"How are you?" many ask me.
"Fine," I lie with a bright smile.
"Terrific, I'm glad that you are doing better. I'm glad that (fill in the blank) is working for you. I've been so worried."
Or on the phone they say, "Oh, you sound chipper! I'm so glad you're better. I've been so worried."
Years of training in customer service have taught me how to sound good on the phone regardless of how I feel. Even though I want to strangle the customer I'm smiling as I speak. Years of frightening or worrying my friends and family have taught me to sound positive when answering the "how are you?" question. Years of feeling lousy have taught me not to push my negativity onto others. Years of living with my good, caring husband have taught me that I should be a good, caring person, also (or try to be). Regardless of how I feel.
I saw a button somewhere (and help me find it again if you know where it is) that said something like, "I look good, but you should see my brain!" or "I may not look sick, but you should see my brain."

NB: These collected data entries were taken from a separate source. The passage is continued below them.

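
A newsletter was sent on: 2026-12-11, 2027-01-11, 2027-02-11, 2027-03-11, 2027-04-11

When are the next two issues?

2027-05-11, 2027-06-11

Each date is the 11th; the gaps (31, 31, 28, 31) track the month lengths.
The rule is the 11th of each month.
Next: May 2027 → 2027-05-11.
June 2027: 2027-06-11.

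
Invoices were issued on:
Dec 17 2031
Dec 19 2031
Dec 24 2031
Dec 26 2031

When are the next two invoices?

Dec 31 2031, Jan 2 2032

The gap pattern 2, 5, 2 repeats every 2 events.
These are the Wednesdays and Fridays of each week.
Next Wednesday: Dec 31 2031.
Next Friday: Jan 2 2032.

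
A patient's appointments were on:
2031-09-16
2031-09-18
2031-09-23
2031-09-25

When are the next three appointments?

2031-09-30, 2031-10-02, 2031-10-07

The gap pattern 2, 5, 2 repeats every 2 events.
These are the Tuesdays and Thursdays of each week.
Next Tuesday: 2031-09-30.
The following Thursday is 2031-10-02.
Next Tuesday: 2031-10-07.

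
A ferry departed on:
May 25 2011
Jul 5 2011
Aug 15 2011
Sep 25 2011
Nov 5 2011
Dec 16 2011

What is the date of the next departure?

Gaps between consecutive events: 41, 41, 41, 41, 41 days — a constant 41-day interval.
Dec 16 2011 + 41 days = Jan 26 2012.

Jan 26 2012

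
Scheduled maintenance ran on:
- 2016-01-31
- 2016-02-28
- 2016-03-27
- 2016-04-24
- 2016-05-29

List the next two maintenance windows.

Every date is a Sunday; gaps 28, 28, 28, 35 days.
Each is the last Sunday of its month (at least one falls on the 29th or later, ruling out '4th Sunday').
Last Sunday of June 2016: 2016-06-26.
Last Sunday of July 2016: 2016-07-31.

2016-06-26, 2016-07-31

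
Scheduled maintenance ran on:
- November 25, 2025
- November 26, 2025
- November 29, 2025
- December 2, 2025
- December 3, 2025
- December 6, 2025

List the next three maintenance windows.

December 9, 2025; December 10, 2025; December 13, 2025

Every event lands on a Tuesday or Wednesday or Saturday (gaps cycle 1, 3, 3, 1, 3).
So the schedule is: every Tuesday, Wednesday and Saturday.
The following Tuesday is December 9, 2025.
The following Wednesday is December 10, 2025.
Next Saturday: December 13, 2025.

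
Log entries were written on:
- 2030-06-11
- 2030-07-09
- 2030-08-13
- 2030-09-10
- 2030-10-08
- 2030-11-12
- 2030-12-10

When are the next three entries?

All dates are Tuesdays, 28, 35, 28, 28, 35, 28 days apart.
Specifically, the 2nd Tuesday of each month.
January 2031 — 2nd Tuesday is 2031-01-14.
2nd Tuesday of February 2031: 2031-02-11.
March 2031 — 2nd Tuesday is 2031-03-11.

2031-01-14, 2031-02-11, 2031-03-11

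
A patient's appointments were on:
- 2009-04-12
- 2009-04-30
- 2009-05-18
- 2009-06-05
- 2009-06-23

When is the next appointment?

2009-07-11

Gaps between consecutive events: 18, 18, 18, 18 days — a constant 18-day interval.
2009-06-23 + 18 days = 2009-07-11.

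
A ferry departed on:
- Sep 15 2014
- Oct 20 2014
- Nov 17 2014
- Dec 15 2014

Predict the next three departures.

Jan 19 2015, Feb 16 2015, Mar 16 2015

Gaps: 35, 28, 28 days — a mix of 28 and 35. Every date is a Monday.
Each is the 3rd Monday of its month.
January 2015 — 3rd Monday is Jan 19 2015.
3rd Monday of February 2015: Feb 16 2015.
3rd Monday of March 2015: Mar 16 2015.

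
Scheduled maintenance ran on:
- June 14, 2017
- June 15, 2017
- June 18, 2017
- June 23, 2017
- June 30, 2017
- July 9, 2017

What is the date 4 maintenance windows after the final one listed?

September 3, 2017

Gaps: 1, 3, 5, 7, 9 days — each gap is 2 larger than the previous one.
Next gap: 11 days. July 9, 2017 + 11 days = July 20, 2017.
Next gap: 13 days. July 20, 2017 + 13 days = August 2, 2017.
Next gap: 15 days. August 2, 2017 + 15 days = August 17, 2017.
Next gap: 17 days. August 17, 2017 + 17 days = September 3, 2017.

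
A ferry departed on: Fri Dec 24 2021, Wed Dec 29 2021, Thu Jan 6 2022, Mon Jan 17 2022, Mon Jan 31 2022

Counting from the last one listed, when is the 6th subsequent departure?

Mon Jun 27 2022

Intervals are 5, 8, 11, 14 days — an arithmetic progression with common difference 3.
Next gap: 17 days. Mon Jan 31 2022 + 17 days = Thu Feb 17 2022.
Next gap: 20 days. Thu Feb 17 2022 + 20 days = Wed Mar 9 2022.
Next gap: 23 days. Wed Mar 9 2022 + 23 days = Fri Apr 1 2022.
Next gap: 26 days. Fri Apr 1 2022 + 26 days = Wed Apr 27 2022.
Next gap: 29 days. Wed Apr 27 2022 + 29 days = Thu May 26 2022.
Next gap: 32 days. Thu May 26 2022 + 32 days = Mon Jun 27 2022.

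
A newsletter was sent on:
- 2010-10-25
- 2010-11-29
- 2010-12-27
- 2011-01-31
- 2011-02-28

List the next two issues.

Every date is a Monday; gaps 35, 28, 35, 28 days.
Each is the last Monday of its month (at least one falls on the 29th or later, ruling out '4th Monday').
March 2011 ends with Monday 2011-03-28.
April 2011 ends with Monday 2011-04-25.

2011-03-28, 2011-04-25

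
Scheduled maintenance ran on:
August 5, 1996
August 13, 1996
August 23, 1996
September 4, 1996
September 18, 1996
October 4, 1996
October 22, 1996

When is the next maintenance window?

November 11, 1996

The spacing grows by 2 each time: 8, 10, 12, 14, 16, 18 days.
Next gap: 20 days. October 22, 1996 + 20 days = November 11, 1996.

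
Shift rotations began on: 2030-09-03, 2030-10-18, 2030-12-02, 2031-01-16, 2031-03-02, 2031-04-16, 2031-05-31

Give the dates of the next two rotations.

The spacing is 45, 45, 45, 45, 45, 45 days — always 45 days.
2031-05-31 + 45 days = 2031-07-15.
2031-07-15 + 45 days = 2031-08-29.

2031-07-15, 2031-08-29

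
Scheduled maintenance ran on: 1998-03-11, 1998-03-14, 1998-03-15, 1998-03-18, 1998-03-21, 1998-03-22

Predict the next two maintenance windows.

1998-03-25, 1998-03-28

The gap pattern 3, 1, 3, 3, 1 repeats every 3 events.
These are the Wednesdays, Saturdays and Sundays of each week.
The following Wednesday is 1998-03-25.
Next Saturday: 1998-03-28.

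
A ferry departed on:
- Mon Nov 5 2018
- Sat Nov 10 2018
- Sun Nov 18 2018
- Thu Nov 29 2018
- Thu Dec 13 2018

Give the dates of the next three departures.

Intervals are 5, 8, 11, 14 days — an arithmetic progression with common difference 3.
Next gap: 17 days. Thu Dec 13 2018 + 17 days = Sun Dec 30 2018.
Next gap: 20 days. Sun Dec 30 2018 + 20 days = Sat Jan 19 2019.
Next gap: 23 days. Sat Jan 19 2019 + 23 days = Mon Feb 11 2019.

Sun Dec 30 2018, Sat Jan 19 2019, Mon Feb 11 2019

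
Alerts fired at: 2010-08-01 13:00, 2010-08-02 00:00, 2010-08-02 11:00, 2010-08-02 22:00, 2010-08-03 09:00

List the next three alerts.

The interval is a steady 11 hours (11, 11, 11, 11).
2010-08-03 09:00 + 11 h = 2010-08-03 20:00.
2010-08-03 20:00 + 11 h = 2010-08-04 07:00.
2010-08-04 07:00 + 11 h = 2010-08-04 18:00.

2010-08-03 20:00, 2010-08-04 07:00, 2010-08-04 18:00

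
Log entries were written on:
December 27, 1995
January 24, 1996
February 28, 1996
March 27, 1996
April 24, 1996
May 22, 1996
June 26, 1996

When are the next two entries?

July 24, 1996; August 28, 1996

All dates are Wednesdays, 28, 35, 28, 28, 28, 35 days apart.
Specifically, the 4th Wednesday of each month.
4th Wednesday of July 1996: July 24, 1996.
4th Wednesday of August 1996: August 28, 1996.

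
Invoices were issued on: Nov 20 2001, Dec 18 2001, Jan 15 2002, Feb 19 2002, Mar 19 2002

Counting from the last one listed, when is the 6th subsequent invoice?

All dates are Tuesdays, 28, 28, 35, 28 days apart.
Specifically, the 3rd Tuesday of each month.
April 2002 — 3rd Tuesday is Apr 16 2002.
3rd Tuesday of May 2002: May 21 2002.
June 2002 — 3rd Tuesday is Jun 18 2002.
3rd Tuesday of July 2002: Jul 16 2002.
August 2002 — 3rd Tuesday is Aug 20 2002.
September 2002 — 3rd Tuesday is Sep 17 2002.

Sep 17 2002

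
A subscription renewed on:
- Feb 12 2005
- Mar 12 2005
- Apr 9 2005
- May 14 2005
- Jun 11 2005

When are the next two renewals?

All dates are Saturdays, 28, 28, 35, 28 days apart.
Specifically, the 2nd Saturday of each month.
2nd Saturday of July 2005: Jul 9 2005.
2nd Saturday of August 2005: Aug 13 2005.

Jul 9 2005, Aug 13 2005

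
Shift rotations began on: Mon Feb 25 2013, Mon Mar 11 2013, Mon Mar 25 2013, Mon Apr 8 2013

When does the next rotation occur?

Mon Apr 22 2013

The spacing is 14, 14, 14 days — always 14 days.
Mon Apr 8 2013 + 14 days = Mon Apr 22 2013.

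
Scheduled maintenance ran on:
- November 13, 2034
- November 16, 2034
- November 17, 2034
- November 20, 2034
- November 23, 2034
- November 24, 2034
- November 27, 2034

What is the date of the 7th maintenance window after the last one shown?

Every event lands on a Monday or Thursday or Friday (gaps cycle 3, 1, 3, 3, 1, 3).
So the schedule is: every Monday, Thursday and Friday.
The following Thursday is November 30, 2034.
Next Friday: December 1, 2034.
The following Monday is December 4, 2034.
Next Thursday: December 7, 2034.
Next Friday: December 8, 2034.
Next Monday: December 11, 2034.
The following Thursday is December 14, 2034.

December 14, 2034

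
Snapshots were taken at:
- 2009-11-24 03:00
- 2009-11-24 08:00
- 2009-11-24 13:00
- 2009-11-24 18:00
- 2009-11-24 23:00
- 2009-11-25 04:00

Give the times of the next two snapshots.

2009-11-25 09:00, 2009-11-25 14:00

The interval is a steady 5 hours (5, 5, 5, 5, 5).
2009-11-25 04:00 + 5 h = 2009-11-25 09:00.
2009-11-25 09:00 + 5 h = 2009-11-25 14:00.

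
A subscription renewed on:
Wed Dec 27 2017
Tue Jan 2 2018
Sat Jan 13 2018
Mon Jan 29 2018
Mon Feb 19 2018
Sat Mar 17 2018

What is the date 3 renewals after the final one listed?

Gaps: 6, 11, 16, 21, 26 days — each gap is 5 larger than the previous one.
Next gap: 31 days. Sat Mar 17 2018 + 31 days = Tue Apr 17 2018.
Next gap: 36 days. Tue Apr 17 2018 + 36 days = Wed May 23 2018.
Next gap: 41 days. Wed May 23 2018 + 41 days = Tue Jul 3 2018.

Tue Jul 3 2018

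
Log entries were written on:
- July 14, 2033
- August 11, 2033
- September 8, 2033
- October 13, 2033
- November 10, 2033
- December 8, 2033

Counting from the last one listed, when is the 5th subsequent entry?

May 11, 2034

All dates are Thursdays, 28, 28, 35, 28, 28 days apart.
Specifically, the 2nd Thursday of each month.
January 2034 — 2nd Thursday is January 12, 2034.
2nd Thursday of February 2034: February 9, 2034.
2nd Thursday of March 2034: March 9, 2034.
2nd Thursday of April 2034: April 13, 2034.
May 2034 — 2nd Thursday is May 11, 2034.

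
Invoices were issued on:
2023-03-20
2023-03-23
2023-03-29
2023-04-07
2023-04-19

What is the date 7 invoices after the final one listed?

Intervals are 3, 6, 9, 12 days — an arithmetic progression with common difference 3.
Next gap: 15 days. 2023-04-19 + 15 days = 2023-05-04.
Next gap: 18 days. 2023-05-04 + 18 days = 2023-05-22.
Next gap: 21 days. 2023-05-22 + 21 days = 2023-06-12.
Next gap: 24 days. 2023-06-12 + 24 days = 2023-07-06.
Next gap: 27 days. 2023-07-06 + 27 days = 2023-08-02.
Next gap: 30 days. 2023-08-02 + 30 days = 2023-09-01.
Next gap: 33 days. 2023-09-01 + 33 days = 2023-10-04.

2023-10-04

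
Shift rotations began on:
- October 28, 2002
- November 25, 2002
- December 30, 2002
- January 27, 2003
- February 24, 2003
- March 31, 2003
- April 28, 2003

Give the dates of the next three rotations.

May 26, 2003; June 30, 2003; July 28, 2003

These are Mondays with 28, 35, 28, 28, 35, 28-day gaps.
Each is the final Monday of its month — December 30, 2002 is past the 28th, so '4th Monday' doesn't fit.
May 2003 ends with Monday May 26, 2003.
Last Monday of June 2003: June 30, 2003.
Last Monday of July 2003: July 28, 2003.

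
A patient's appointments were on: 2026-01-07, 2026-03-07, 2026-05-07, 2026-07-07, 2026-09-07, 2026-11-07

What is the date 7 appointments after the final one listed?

Gaps: 59, 61, 61, 62, 61 days — not constant. Every event is on the 7th of the month.
Pattern: the 7th of every 2 months.
January 2027: 2027-01-07.
Next: March 2027 → 2027-03-07.
Next: May 2027 → 2027-05-07.
Next: July 2027 → 2027-07-07.
Next: September 2027 → 2027-09-07.
Next: November 2027 → 2027-11-07.
January 2028: 2028-01-07.

2028-01-07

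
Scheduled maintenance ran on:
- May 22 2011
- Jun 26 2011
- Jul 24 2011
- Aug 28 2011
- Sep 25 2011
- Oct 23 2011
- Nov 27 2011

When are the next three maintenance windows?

Dec 25 2011, Jan 22 2012, Feb 26 2012

Gaps: 35, 28, 35, 28, 28, 35 days — a mix of 28 and 35. Every date is a Sunday.
Each is the 4th Sunday of its month.
4th Sunday of December 2011: Dec 25 2011.
January 2012 — 4th Sunday is Jan 22 2012.
4th Sunday of February 2012: Feb 26 2012.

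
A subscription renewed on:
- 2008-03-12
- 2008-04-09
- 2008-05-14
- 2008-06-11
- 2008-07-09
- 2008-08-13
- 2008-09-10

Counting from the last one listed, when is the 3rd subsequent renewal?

These are Wednesdays at 28- or 35-day spacing (28, 35, 28, 28, 35, 28).
The pattern: 2nd Wednesday of the month.
October 2008 — 2nd Wednesday is 2008-10-08.
2nd Wednesday of November 2008: 2008-11-12.
2nd Wednesday of December 2008: 2008-12-10.

2008-12-10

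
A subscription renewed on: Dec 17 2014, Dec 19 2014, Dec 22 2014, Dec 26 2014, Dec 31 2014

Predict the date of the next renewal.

Jan 6 2015

The spacing grows by 1 each time: 2, 3, 4, 5 days.
Next gap: 6 days. Dec 31 2014 + 6 days = Jan 6 2015.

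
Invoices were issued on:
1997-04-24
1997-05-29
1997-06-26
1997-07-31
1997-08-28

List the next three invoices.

1997-09-25, 1997-10-30, 1997-11-27

All Thursdays; the gaps (35, 28, 35, 28) vary with month length.
This is the last Thursday of each month.
September 1997 ends with Thursday 1997-09-25.
Last Thursday of October 1997: 1997-10-30.
Last Thursday of November 1997: 1997-11-27.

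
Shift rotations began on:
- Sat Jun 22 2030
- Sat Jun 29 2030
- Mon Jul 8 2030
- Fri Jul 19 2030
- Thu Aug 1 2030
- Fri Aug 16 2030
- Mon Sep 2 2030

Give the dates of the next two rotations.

Sat Sep 21 2030, Sat Oct 12 2030

Gaps: 7, 9, 11, 13, 15, 17 days — each gap is 2 larger than the previous one.
Next gap: 19 days. Mon Sep 2 2030 + 19 days = Sat Sep 21 2030.
Next gap: 21 days. Sat Sep 21 2030 + 21 days = Sat Oct 12 2030.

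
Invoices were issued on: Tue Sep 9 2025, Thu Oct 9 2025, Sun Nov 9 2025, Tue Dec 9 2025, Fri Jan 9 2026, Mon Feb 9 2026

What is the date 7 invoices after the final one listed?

Wed Sep 9 2026

The day-of-month is always 9 (30, 31, 30, 31, 31 days between events).
So this recurs on the 9th of each month.
March 2026: Mon Mar 9 2026.
April 2026: Thu Apr 9 2026.
Next: May 2026 → Sat May 9 2026.
Next: June 2026 → Tue Jun 9 2026.
July 2026: Thu Jul 9 2026.
Next: August 2026 → Sun Aug 9 2026.
Next: September 2026 → Wed Sep 9 2026.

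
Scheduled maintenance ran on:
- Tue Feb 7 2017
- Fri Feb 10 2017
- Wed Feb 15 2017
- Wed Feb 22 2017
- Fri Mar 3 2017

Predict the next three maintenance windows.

Gaps: 3, 5, 7, 9 days — each gap is 2 larger than the previous one.
Next gap: 11 days. Fri Mar 3 2017 + 11 days = Tue Mar 14 2017.
Next gap: 13 days. Tue Mar 14 2017 + 13 days = Mon Mar 27 2017.
Next gap: 15 days. Mon Mar 27 2017 + 15 days = Tue Apr 11 2017.

Tue Mar 14 2017, Mon Mar 27 2017, Tue Apr 11 2017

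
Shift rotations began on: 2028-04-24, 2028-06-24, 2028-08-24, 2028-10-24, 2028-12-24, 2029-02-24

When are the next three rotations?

Each date is the 24th; the gaps (61, 61, 61, 61, 62) track the month lengths.
The rule is the 24th of every 2 months.
April 2029: 2029-04-24.
Next: June 2029 → 2029-06-24.
August 2029: 2029-08-24.

2029-04-24, 2029-06-24, 2029-08-24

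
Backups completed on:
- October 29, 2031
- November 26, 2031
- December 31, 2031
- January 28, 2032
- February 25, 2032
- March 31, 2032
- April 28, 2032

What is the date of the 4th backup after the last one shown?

All Wednesdays; the gaps (28, 35, 28, 28, 35, 28) vary with month length.
This is the last Wednesday of each month.
May 2032 ends with Wednesday May 26, 2032.
June 2032 ends with Wednesday June 30, 2032.
Last Wednesday of July 2032: July 28, 2032.
Last Wednesday of August 2032: August 25, 2032.

August 25, 2032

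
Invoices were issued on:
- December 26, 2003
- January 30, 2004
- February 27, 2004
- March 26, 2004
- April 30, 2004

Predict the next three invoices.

May 28, 2004; June 25, 2004; July 30, 2004

These are Fridays with 35, 28, 28, 35-day gaps.
Each is the final Friday of its month — January 30, 2004 is past the 28th, so '4th Friday' doesn't fit.
May 2004 ends with Friday May 28, 2004.
Last Friday of June 2004: June 25, 2004.
Last Friday of July 2004: July 30, 2004.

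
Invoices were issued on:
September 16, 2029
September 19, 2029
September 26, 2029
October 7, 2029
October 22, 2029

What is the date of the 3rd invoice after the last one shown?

December 30, 2029

Gaps: 3, 7, 11, 15 days — each gap is 4 larger than the previous one.
Next gap: 19 days. October 22, 2029 + 19 days = November 10, 2029.
Next gap: 23 days. November 10, 2029 + 23 days = December 3, 2029.
Next gap: 27 days. December 3, 2029 + 27 days = December 30, 2029.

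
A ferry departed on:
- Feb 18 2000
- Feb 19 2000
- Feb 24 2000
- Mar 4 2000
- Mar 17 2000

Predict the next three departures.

Apr 3 2000, Apr 24 2000, May 19 2000

Gaps: 1, 5, 9, 13 days — each gap is 4 larger than the previous one.
Next gap: 17 days. Mar 17 2000 + 17 days = Apr 3 2000.
Next gap: 21 days. Apr 3 2000 + 21 days = Apr 24 2000.
Next gap: 25 days. Apr 24 2000 + 25 days = May 19 2000.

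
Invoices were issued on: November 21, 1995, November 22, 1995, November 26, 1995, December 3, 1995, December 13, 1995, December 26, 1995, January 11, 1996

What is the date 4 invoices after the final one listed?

The spacing grows by 3 each time: 1, 4, 7, 10, 13, 16 days.
Next gap: 19 days. January 11, 1996 + 19 days = January 30, 1996.
Next gap: 22 days. January 30, 1996 + 22 days = February 21, 1996.
Next gap: 25 days. February 21, 1996 + 25 days = March 17, 1996.
Next gap: 28 days. March 17, 1996 + 28 days = April 14, 1996.

April 14, 1996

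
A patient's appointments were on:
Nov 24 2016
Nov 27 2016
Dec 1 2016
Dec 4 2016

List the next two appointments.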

It's not helpful to tell everyone everything. And dealing with other people's reaction to "I feel like crap" can be just as exhausting. "I'm not strong, I just can't deal with your reaction." We feel that we have to comfort the people who get upset when we are feeling bad. So we filter our responses, we are cautious with our words. It saves relationships, people don't avoid us, people enjoy our company.
And there's nothing wrong with that.